26/06/12
3 min read
Raising revenue to pay for the proposals suggested by the Dilnot Commission on Funding of Care and Support offers an opportunity for the government to rationalise the tax and benefit system for those above State Pension Age.
In accordance with research undertaken by the Institute for Fiscal Studies (IFS) and funded by the Nuffield Foundation, the Dilnot Commission proposed changes which would involve a degree of co-payment between individuals and the state, and a much less harsh means test on assets than in the current system. The proposals would cost money – £1.7 billion a year in the short term.
The main beneficiaries of these changes would be pensioners with higher levels of income or significant assets. Dilnot therefore suggested that any tax rises or benefit cuts designed to pay for the proposals should be focussed on this group of better off pensioners.
In a report published today, IFS researchers look at how pensioner incomes have evolved in recent years, how the tax and benefit system provides additional support for pensioners and how it could be reformed to raise additional revenue from this group. Any such changes would of course be painful, and may not be the best way to fund the Dilnot proposals; but money could be found whilst also making the tax and benefit system more coherent in the way it affects pensioners.
Pensioner incomes have risen faster
The report shows how pensioner incomes have on average risen faster than those of the rest of the population:
- Overall, pensioner incomes have risen by 29.4% since 1999 whilst non pensioner incomes have risen by 26.0%. More than 40% of pensioners are now in the top half of the income distribution compared to 25% twenty years ago.
- Recent cohorts of pensioners have received higher levels of income from state and private pensions. Tax and benefit changes introduced under the Labour government of 1997–2010 also favoured pensioners.
- Despite the phasing-out of the additional personal allowance announced in the last budget pensioners will also lose less on average than working-age people from the tax and benefit changes being introduced by the current government. Pensioner households will lose an average of £316 per year from these measures compared to £1,781 per year for households with children and £751 per year for working-age households without children.
Additional benefits
The report shows how, on top of the system of state pensions and meanstested benefits such as Pension Credit, the tax and benefit system provides support for pensioners in a way which arguably sits uneasily with a well-designed system.
- Additional benefits such as the winter fuel allowance, free bus passes and free TV licences have all been introduced or extended in recent years. Means testing the winter fuel allowance and TV licence could raise £1.4 billion a year – nearly enough to pay for the Dilnot proposals in the first instance.
- Private pensions are generously treated by the tax system in several ways. Contributions made by employers are not subject to NICs at any point. A lump sum of up to £435,000 can be taken free of tax. These give big advantages to saving in a pension. Each 1p of NICs imposed on pensions in payment could raise £350 million a year. Not allowing tax free lump sums at all could raise up to £2.5 billion a year in the long run. But most would come from those with smaller sums: only about £500 million could be saved by limiting the tax free lump sum to £42,475, the level of the income tax higher-rate threshold.
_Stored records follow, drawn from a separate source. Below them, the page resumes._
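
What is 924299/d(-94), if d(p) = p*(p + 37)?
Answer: 924299/5358 ≈ 172.51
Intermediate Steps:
d(p) = p*(37 + p)
924299/d(-94) = 924299/((-94*(37 - 94))) = 924299/((-94*(-57))) = 924299/5358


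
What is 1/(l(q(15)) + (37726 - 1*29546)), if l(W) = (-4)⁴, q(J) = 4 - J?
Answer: 1/8436 ≈ 0.00011854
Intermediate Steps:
l(W) = 256
1/(l(q(15)) + (37726 - 1*29546)) = 1/(256 + (37726 - 1*29546)) = 1/(256 + (37726 - 29546)) = 1/(256 + 8180) = 1/8436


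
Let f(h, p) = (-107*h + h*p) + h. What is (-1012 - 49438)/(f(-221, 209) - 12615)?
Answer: 25225/17689 ≈ 1.4260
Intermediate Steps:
f(h, p) = -106*h + h*p
(-1012 - 49438)/(f(-221, 209) - 12615) = (-1012 - 49438)/(-221*(-106 + 209) - 12615) = -50450/(-221*103 - 12615) = -50450/(-22763 - 12615) = -50450/(-35378) = -50450*(-1/35378) = 25225/17689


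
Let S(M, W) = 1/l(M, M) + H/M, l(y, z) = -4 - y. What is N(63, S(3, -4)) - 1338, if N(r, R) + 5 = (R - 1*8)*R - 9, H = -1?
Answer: -594452/441 ≈ -1348.0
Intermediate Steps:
S(M, W) = 1/(-4 - M) - 1/M
N(r, R) = -14 + R*(-8 + R) (N(r, R) = -5 + ((R - 1*8)*R - 9) = -5 + ((R - 8)*R - 9) = -5 + ((-8 + R)*R - 9) = -5 + (R*(-8 + R) - 9) = -5 + (-9 + R*(-8 + R)) = -14 + R*(-8 + R))
N(63, S(3, -4)) - 1338 = (-14 + (2*(-2 - 1*3)/(3*(4 + 3)))² - 16*(-2 - 1*3)/(3*(4 + 3))) - 1338 = (-14 + (2*(⅓)*(-2 - 3)/7)² - 16*(-2 - 3)/(3*7)) - 1338 = (-14 + (2*(⅓)*(⅐)*(-5))² - 16*(-5)/(3*7)) - 1338 = (-14 + (-10/21)² - 8*(-10/21)) - 1338 = (-14 + 100/441 + 80/21) - 1338 = -4394/441 - 1338 = -594452/441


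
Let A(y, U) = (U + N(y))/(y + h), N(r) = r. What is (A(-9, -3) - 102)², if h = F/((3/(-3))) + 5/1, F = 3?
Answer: 492804/49 ≈ 10057.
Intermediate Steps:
h = 2 (h = 3/((3/(-3))) + 5/1 = 3/((3*(-⅓))) + 5*1 = 3/(-1) + 5 = 3*(-1) + 5 = -3 + 5 = 2)
A(y, U) = (U + y)/(2 + y) (A(y, U) = (U + y)/(y + 2) = (U + y)/(2 + y))
(A(-9, -3) - 102)² = ((-3 - 9)/(2 - 9) - 102)² = (-12/(-7) - 102)² = (-⅐*(-12) - 102)² = (12/7 - 102)² = (-702/7)² = 492804/49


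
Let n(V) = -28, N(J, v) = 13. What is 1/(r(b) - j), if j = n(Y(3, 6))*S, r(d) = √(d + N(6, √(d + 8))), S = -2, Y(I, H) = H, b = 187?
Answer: -7/367 - 5*√2/1468 ≈ -0.023890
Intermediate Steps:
r(d) = √(13 + d) (r(d) = √(d + 13) = √(13 + d))
j = 56 (j = -28*(-2) = 56)
1/(r(b) - j) = 1/(√(13 + 187) - 1*56) = 1/(√200 - 56) = 1/(10*√2 - 56) = 1/(-56 + 10*√2)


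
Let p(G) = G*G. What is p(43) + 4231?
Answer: 6080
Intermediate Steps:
p(G) = G²
p(43) + 4231 = 43² + 4231 = 1849 + 4231 = 6080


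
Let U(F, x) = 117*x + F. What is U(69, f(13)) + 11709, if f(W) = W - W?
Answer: 11778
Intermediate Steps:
f(W) = 0
U(F, x) = F + 117*x
U(69, f(13)) + 11709 = (69 + 117*0) + 11709 = (69 + 0) + 11709 = 69 + 11709 = 11778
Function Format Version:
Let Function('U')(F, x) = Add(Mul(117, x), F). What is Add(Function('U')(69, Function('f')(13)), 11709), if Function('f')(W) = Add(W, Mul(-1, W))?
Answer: 11778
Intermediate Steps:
Function('f')(W) = 0
Function('U')(F, x) = Add(F, Mul(117, x))
Add(Function('U')(69, Function('f')(13)), 11709) = Add(Add(69, Mul(117, 0)), 11709) = Add(Add(69, 0), 11709) = Add(69, 11709) = 11778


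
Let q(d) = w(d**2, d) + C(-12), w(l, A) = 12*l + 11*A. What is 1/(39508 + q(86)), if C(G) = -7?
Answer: 1/129199 ≈ 7.7400e-6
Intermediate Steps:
w(l, A) = 11*A + 12*l
q(d) = -7 + 11*d + 12*d**2 (q(d) = (11*d + 12*d**2) - 7 = -7 + 11*d + 12*d**2)
1/(39508 + q(86)) = 1/(39508 + (-7 + 11*86 + 12*86**2)) = 1/(39508 + (-7 + 946 + 12*7396)) = 1/(39508 + (-7 + 946 + 88752)) = 1/(39508 + 89691) = 1/129199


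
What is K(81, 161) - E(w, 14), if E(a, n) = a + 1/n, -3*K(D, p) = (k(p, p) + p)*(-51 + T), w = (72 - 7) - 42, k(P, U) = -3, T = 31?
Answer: 43271/42 ≈ 1030.3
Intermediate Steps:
w = 23 (w = 65 - 42 = 23)
K(D, p) = -20 + 20*p/3 (K(D, p) = -(-3 + p)*(-51 + 31)/3 = -(-3 + p)*(-20)/3 = -(60 - 20*p)/3 = -20 + 20*p/3)
K(81, 161) - E(w, 14) = (-20 + (20/3)*161) - (23 + 1/14) = (-20 + 3220/3) - (23 + 1/14) = 3160/3 - 1*323/14 = 3160/3 - 323/14 = 43271/42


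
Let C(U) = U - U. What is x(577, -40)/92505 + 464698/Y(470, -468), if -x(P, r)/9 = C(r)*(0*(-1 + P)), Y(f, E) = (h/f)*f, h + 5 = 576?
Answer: 464698/571 ≈ 813.83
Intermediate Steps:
C(U) = 0
h = 571 (h = -5 + 576 = 571)
Y(f, E) = 571 (Y(f, E) = (571/f)*f = 571)
x(P, r) = 0 (x(P, r) = -0*0*(-1 + P) = -0*0 = -9*0 = 0)
x(577, -40)/92505 + 464698/Y(470, -468) = 0/92505 + 464698/571 = 0*(1/92505) + 464698*(1/571) = 0 + 464698/571 = 464698/571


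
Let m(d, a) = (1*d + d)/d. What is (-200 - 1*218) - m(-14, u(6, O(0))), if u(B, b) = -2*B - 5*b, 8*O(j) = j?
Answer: -420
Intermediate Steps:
O(j) = j/8
u(B, b) = -5*b - 2*B
m(d, a) = 2 (m(d, a) = (d + d)/d = (2*d)/d = 2)
(-200 - 1*218) - m(-14, u(6, O(0))) = (-200 - 1*218) - 1*2 = (-200 - 218) - 2 = -418 - 2 = -420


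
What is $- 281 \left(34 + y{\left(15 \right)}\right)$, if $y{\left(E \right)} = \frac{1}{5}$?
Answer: $- \frac{48051}{5} \approx -9610.2$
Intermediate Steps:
$y{\left(E \right)} = \frac{1}{5}$
$- 281 \left(34 + y{\left(15 \right)}\right) = - 281 \left(34 + \frac{1}{5}\right) = \left(-281\right) \frac{171}{5} = - \frac{48051}{5}$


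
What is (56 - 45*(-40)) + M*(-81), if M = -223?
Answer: 19919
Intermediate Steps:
(56 - 45*(-40)) + M*(-81) = (56 - 45*(-40)) - 223*(-81) = (56 + 1800) + 18063 = 1856 + 18063 = 19919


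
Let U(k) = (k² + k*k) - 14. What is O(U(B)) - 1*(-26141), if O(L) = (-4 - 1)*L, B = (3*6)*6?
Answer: -90429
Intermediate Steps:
B = 108 (B = 18*6 = 108)
U(k) = -14 + 2*k² (U(k) = (k² + k²) - 14 = 2*k² - 14 = -14 + 2*k²)
O(L) = -5*L
O(U(B)) - 1*(-26141) = -5*(-14 + 2*108²) - 1*(-26141) = -5*(-14 + 2*11664) + 26141 = -5*(-14 + 23328) + 26141 = -5*23314 + 26141 = -116570 + 26141 = -90429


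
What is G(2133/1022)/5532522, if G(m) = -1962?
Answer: -327/922087 ≈ -0.00035463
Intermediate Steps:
G(2133/1022)/5532522 = -1962/5532522 = -1962*1/5532522 = -327/922087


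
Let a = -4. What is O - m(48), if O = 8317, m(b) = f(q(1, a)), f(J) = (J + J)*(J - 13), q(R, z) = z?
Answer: 8181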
- Those in work over State Pension Age pay no NICs on their earnings at an Exchequer cost of £800 million.
- Other elements of the tax system which arguably favour older people include forgiveness of capital gains tax at death. This costs £600 million a year and introduces a significant distortion into the tax system which ought to be rectified.
More direct taxation paid by working age households
Over the longer term a, perhaps unintended, consequence of gradually reducing rates of income tax whilst increasing NIC rates has been to shift the balance of direct taxation on to working age households. A pensioner with a gross income of £50,000 now loses 20% of that in direct taxes. A working age person with the same income loses 29% in income tax and NI.
Paul Johnson, the director of the IFS and a co-author of the report said:
“The Dilnot Commission’s proposals for funding social care represent a coherent way forward in an area where reform is long overdue. Should government choose, there are ways of raising money to pay for the changes from relatively well off pensioners, the group which will benefit most from the proposals.
“But it is important that any changes are made in the context of a clear strategy for the design of a coherent tax and benefit system that works well as a whole for both those above and those below the State Pension Age.
“Raising money is always painful, perhaps especially from pensioners who have little or no opportunity to increase incomes from other sources.”